Erreicht lokale KI die Qualität von ChatGPT oder Claude?

Für viele Alltagsaufgaben – Zusammenfassen, Entwürfe, interne Suche, Klassifikation – ja. Bei sehr komplexem Reasoning, langen Aufgabenketten und feiner mehrsprachiger Nuance liegen die grössten Cloud-Modelle jedoch oft noch vorne. Der Abstand schrumpft laufend, ist aber je nach Anwendungsfall real und sollte im Pilot konkret getestet werden.

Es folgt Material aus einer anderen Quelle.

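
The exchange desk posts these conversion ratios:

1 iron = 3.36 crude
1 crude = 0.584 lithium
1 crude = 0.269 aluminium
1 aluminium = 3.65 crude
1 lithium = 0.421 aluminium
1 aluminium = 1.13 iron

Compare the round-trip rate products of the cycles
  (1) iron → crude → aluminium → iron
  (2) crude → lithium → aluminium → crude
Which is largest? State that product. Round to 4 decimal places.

1.0213

(1) 3.36 × 0.269 × 1.13 = 1.02134
(2) 0.584 × 0.421 × 3.65 = 0.89740
Highest is cycle (1) at 1.0213 (>1, arbitrage).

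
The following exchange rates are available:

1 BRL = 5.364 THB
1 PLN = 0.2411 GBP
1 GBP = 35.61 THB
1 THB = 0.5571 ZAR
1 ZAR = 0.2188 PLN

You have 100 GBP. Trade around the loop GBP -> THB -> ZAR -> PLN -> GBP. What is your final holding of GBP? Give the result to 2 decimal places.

100 GBP × 35.61 = 3561 THB
3561 THB × 0.5571 = 1983.8331 ZAR
1983.8331 ZAR × 0.2188 = 434.06268228 PLN
434.06268228 PLN × 0.2411 = 104.652512697708 GBP

104.65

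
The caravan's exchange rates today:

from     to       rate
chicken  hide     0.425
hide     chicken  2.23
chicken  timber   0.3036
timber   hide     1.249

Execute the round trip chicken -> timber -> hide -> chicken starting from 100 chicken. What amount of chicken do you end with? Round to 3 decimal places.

100 chicken × 0.3036 = 30.36 timber
30.36 timber × 1.249 = 37.91964 hide
37.91964 hide × 2.23 = 84.5607972 chicken

84.561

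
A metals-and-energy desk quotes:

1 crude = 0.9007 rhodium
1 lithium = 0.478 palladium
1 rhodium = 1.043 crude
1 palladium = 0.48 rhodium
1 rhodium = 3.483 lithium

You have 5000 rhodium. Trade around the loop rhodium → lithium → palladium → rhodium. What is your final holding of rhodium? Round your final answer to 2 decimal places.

3995.70

5000 rhodium × 3.483 = 17415 lithium
17415 lithium × 0.478 = 8324.37 palladium
8324.37 palladium × 0.48 = 3995.6976 rhodium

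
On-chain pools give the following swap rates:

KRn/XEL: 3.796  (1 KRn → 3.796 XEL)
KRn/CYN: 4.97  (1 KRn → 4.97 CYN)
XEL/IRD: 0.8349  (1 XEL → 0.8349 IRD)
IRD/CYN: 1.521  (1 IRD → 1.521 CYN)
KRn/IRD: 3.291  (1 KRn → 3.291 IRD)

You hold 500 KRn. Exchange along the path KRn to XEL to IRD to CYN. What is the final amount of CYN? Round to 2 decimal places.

500 KRn × 3.796 = 1898 XEL
1898 XEL × 0.8349 = 1584.6402 IRD
1584.6402 IRD × 1.521 = 2410.2377442 CYN

2410.24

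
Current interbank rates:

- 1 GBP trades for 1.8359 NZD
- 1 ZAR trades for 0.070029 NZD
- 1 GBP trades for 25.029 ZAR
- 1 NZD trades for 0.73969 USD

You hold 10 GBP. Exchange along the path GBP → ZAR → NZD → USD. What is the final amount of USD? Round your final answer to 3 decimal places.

12.965

10 GBP × 25.029 = 250.29 ZAR
250.29 ZAR × 0.070029 = 17.52755841 NZD
17.52755841 NZD × 0.73969 = 12.9649596802929 USD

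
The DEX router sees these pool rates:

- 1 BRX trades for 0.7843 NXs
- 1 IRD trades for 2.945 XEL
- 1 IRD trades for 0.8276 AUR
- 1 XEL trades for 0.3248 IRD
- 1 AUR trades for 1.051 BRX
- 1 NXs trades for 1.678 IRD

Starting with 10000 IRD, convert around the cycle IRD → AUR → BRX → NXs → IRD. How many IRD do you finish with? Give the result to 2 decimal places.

11447.15

10000 IRD × 0.8276 = 8276 AUR
8276 AUR × 1.051 = 8698.076 BRX
8698.076 BRX × 0.7843 = 6821.9010068 NXs
6821.9010068 NXs × 1.678 = 11447.1498894104 IRD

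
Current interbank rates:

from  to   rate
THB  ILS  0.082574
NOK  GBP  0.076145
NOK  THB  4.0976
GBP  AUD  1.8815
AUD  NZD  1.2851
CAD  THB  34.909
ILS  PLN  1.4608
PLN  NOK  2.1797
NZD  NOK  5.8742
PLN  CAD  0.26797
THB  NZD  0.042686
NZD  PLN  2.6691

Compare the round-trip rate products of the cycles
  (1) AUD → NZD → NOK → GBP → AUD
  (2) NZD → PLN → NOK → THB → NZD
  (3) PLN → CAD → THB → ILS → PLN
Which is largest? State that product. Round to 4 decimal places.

1.1284

(1) 1.2851 × 5.8742 × 0.076145 × 1.8815 = 1.08151
(2) 2.6691 × 2.1797 × 4.0976 × 0.042686 = 1.01760
(3) 0.26797 × 34.909 × 0.082574 × 1.4608 = 1.12839
Highest is cycle (3) at 1.1284 (>1, arbitrage).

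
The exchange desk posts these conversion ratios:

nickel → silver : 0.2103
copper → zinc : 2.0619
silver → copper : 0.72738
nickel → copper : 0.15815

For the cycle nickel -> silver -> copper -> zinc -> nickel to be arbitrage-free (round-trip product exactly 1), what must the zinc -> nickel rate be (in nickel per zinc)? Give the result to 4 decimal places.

Known legs of the cycle: 0.2103 × 0.72738 × 2.0619 = 0.3154047480666
For no arbitrage the full-cycle product must be 1, so the missing rate is 1 / 0.3154047480666 ≈ 3.170529.

3.1705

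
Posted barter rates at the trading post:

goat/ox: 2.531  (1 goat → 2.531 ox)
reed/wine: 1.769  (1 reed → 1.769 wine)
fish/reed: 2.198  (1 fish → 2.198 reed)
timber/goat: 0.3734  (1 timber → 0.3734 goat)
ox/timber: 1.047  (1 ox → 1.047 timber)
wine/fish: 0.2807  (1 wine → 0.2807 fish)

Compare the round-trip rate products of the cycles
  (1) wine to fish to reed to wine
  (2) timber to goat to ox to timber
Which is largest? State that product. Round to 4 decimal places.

1.0914

(1) 0.2807 × 2.198 × 1.769 = 1.09144
(2) 0.3734 × 2.531 × 1.047 = 0.98949
Highest is cycle (1) at 1.0914 (>1, arbitrage).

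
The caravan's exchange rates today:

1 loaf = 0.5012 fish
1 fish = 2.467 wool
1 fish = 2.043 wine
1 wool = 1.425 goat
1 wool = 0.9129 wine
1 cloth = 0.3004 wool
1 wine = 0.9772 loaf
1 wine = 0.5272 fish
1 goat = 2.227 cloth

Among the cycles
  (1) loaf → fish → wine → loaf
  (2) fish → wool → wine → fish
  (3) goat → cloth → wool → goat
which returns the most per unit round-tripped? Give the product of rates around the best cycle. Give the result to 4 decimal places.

(1) 0.5012 × 2.043 × 0.9772 = 1.00061
(2) 2.467 × 0.9129 × 0.5272 = 1.18732
(3) 2.227 × 0.3004 × 1.425 = 0.95331
Highest is cycle (2) at 1.1873 (>1, arbitrage).

1.1873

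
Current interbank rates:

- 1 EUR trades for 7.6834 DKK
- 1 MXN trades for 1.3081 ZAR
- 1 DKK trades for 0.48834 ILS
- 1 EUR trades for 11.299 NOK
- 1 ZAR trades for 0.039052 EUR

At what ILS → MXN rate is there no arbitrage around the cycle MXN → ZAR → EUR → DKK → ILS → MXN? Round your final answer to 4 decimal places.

5.2172

Known legs of the cycle: 1.3081 × 0.039052 × 7.6834 × 0.48834 = 0.1916725710603133872
For no arbitrage the full-cycle product must be 1, so the missing rate is 1 / 0.1916725710603133872 ≈ 5.217231.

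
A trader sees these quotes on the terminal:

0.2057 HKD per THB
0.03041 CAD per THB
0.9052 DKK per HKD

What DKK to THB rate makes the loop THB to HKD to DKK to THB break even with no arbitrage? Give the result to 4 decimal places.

Known legs of the cycle: 0.2057 × 0.9052 = 0.18619964
For no arbitrage the full-cycle product must be 1, so the missing rate is 1 / 0.18619964 ≈ 5.370580.

5.3706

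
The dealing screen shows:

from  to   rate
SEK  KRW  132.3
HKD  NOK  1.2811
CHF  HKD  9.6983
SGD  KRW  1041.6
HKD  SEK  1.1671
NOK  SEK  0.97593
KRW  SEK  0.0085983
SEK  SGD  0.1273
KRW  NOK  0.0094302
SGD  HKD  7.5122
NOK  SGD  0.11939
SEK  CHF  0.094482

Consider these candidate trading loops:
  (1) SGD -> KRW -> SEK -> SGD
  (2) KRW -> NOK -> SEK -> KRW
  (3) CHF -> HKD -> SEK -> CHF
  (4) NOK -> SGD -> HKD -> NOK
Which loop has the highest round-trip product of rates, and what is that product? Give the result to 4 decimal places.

(1) 1041.6 × 0.0085983 × 0.1273 = 1.14010
(2) 0.0094302 × 0.97593 × 132.3 = 1.21759
(3) 9.6983 × 1.1671 × 0.094482 = 1.06943
(4) 0.11939 × 7.5122 × 1.2811 = 1.14899
Highest is cycle (2) at 1.2176 (>1, arbitrage).

1.2176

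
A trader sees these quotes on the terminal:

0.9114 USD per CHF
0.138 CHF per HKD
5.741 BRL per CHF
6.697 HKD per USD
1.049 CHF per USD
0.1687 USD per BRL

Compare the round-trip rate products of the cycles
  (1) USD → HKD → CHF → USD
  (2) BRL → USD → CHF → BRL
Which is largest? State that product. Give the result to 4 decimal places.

(1) 6.697 × 0.138 × 0.9114 = 0.84230
(2) 0.1687 × 1.049 × 5.741 = 1.01596
Highest is cycle (2) at 1.0160 (>1, arbitrage).

1.0160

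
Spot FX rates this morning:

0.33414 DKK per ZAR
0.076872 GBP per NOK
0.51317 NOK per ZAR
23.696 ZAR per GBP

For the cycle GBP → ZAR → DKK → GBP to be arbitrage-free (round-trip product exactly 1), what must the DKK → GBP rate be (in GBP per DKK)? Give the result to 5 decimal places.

Known legs of the cycle: 23.696 × 0.33414 = 7.91778144
For no arbitrage the full-cycle product must be 1, so the missing rate is 1 / 7.91778144 ≈ 0.1262980.

0.12630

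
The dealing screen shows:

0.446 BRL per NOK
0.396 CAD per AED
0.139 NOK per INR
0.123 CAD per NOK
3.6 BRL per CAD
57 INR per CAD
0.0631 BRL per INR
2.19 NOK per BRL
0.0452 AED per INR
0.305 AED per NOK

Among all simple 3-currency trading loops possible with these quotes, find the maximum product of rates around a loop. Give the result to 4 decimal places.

AED→CAD→INR→AED: 0.396 × 57 × 0.0452 = 1.02025
INR→NOK→CAD→INR: 0.139 × 0.123 × 57 = 0.97453
BRL→NOK→CAD→BRL: 2.19 × 0.123 × 3.6 = 0.96973
Maximum is AED→CAD→INR→AED at 1.0203; arbitrage exists.

1.0203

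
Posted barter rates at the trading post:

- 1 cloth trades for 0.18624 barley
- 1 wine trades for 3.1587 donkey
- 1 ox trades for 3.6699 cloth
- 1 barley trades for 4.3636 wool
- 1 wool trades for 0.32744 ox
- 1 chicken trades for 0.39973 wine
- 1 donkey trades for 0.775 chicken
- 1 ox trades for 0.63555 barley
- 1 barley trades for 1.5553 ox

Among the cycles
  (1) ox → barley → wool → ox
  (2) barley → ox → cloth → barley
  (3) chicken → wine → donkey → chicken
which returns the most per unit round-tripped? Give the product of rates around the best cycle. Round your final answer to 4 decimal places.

1.0630

(1) 0.63555 × 4.3636 × 0.32744 = 0.90808
(2) 1.5553 × 3.6699 × 0.18624 = 1.06302
(3) 0.39973 × 3.1587 × 0.775 = 0.97854
Highest is cycle (2) at 1.0630 (>1, arbitrage).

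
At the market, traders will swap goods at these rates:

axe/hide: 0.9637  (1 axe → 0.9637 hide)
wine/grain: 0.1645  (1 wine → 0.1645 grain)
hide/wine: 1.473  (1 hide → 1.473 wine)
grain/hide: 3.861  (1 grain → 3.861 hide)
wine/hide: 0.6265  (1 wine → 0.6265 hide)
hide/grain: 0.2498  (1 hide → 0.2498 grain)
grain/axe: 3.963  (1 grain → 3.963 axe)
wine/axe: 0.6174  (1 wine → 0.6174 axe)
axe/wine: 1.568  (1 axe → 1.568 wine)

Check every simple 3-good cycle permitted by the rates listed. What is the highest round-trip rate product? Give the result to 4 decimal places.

wine→grain→axe→wine: 0.1645 × 3.963 × 1.568 = 1.02220
axe→hide→grain→axe: 0.9637 × 0.2498 × 3.963 = 0.95402
wine→grain→hide→wine: 0.1645 × 3.861 × 1.473 = 0.93555
wine→axe→hide→wine: 0.6174 × 0.9637 × 1.473 = 0.87642
Maximum is wine→grain→axe→wine at 1.0222; arbitrage exists.

1.0222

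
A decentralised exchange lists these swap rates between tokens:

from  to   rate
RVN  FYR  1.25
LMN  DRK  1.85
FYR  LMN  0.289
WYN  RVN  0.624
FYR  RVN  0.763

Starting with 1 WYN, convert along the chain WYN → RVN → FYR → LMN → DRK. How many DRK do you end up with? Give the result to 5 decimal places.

1 WYN × 0.624 = 0.624 RVN
0.624 RVN × 1.25 = 0.78 FYR
0.78 FYR × 0.289 = 0.22542 LMN
0.22542 LMN × 1.85 = 0.417027 DRK

0.41703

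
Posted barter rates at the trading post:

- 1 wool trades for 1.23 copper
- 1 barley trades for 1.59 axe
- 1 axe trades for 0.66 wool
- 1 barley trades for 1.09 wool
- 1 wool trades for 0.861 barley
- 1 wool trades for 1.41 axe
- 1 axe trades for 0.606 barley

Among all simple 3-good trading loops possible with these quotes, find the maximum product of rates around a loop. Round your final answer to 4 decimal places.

0.9314

axe→barley→wool→axe: 0.606 × 1.09 × 1.41 = 0.93136
axe→wool→barley→axe: 0.66 × 0.861 × 1.59 = 0.90353
Maximum is axe→barley→wool→axe at 0.9314; no arbitrage — every cycle loses value.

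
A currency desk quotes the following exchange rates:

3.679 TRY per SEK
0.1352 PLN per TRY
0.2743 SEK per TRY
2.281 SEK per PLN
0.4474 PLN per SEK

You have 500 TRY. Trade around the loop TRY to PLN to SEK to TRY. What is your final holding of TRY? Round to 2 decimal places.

500 TRY × 0.1352 = 67.6 PLN
67.6 PLN × 2.281 = 154.1956 SEK
154.1956 SEK × 3.679 = 567.2856124 TRY

567.29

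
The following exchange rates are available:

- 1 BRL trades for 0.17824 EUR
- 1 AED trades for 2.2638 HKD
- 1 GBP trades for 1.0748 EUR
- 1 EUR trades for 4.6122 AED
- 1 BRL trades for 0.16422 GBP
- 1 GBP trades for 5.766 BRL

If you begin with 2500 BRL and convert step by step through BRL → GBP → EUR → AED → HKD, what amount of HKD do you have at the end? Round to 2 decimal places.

4607.23

2500 BRL × 0.16422 = 410.55 GBP
410.55 GBP × 1.0748 = 441.25914 EUR
441.25914 EUR × 4.6122 = 2035.175405508 AED
2035.175405508 AED × 2.2638 = 4607.2300829890104 HKD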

Was kostet KI On-Premise für ein KMU?

Es gibt keinen Pauschalpreis. Massgeblich sind die Hardware (Anfangsinvestition), Strom und Kühlung, Betriebsaufwand sowie eventuelle Partnerkosten. Gegenüber der Cloud verschiebt sich das Modell von laufenden Gebühren (OpEx) zu einer Investition (CapEx), die sich erst ab einem gewissen, konstanten Nutzungsvolumen amortisiert. Für konkrete Zahlen die aktuellen Hardware- und Anbieterpreise heranziehen.

Was ist der Unterschied zwischen On-Premise und einer Schweizer Private Cloud?

On-Premise heisst Hardware im eigenen Haus mit voller physischer Kontrolle, aber auch vollem Betriebsaufwand. Eine Schweizer Private/Sovereign Cloud stellt Ihnen eine dedizierte, mandantengetrennte Instanz auf Schweizer Infrastruktur bereit: Die Daten bleiben im Inland, den Betrieb übernimmt der Anbieter. Der Kompromiss lautet maximale Kontrolle gegen weniger Aufwand.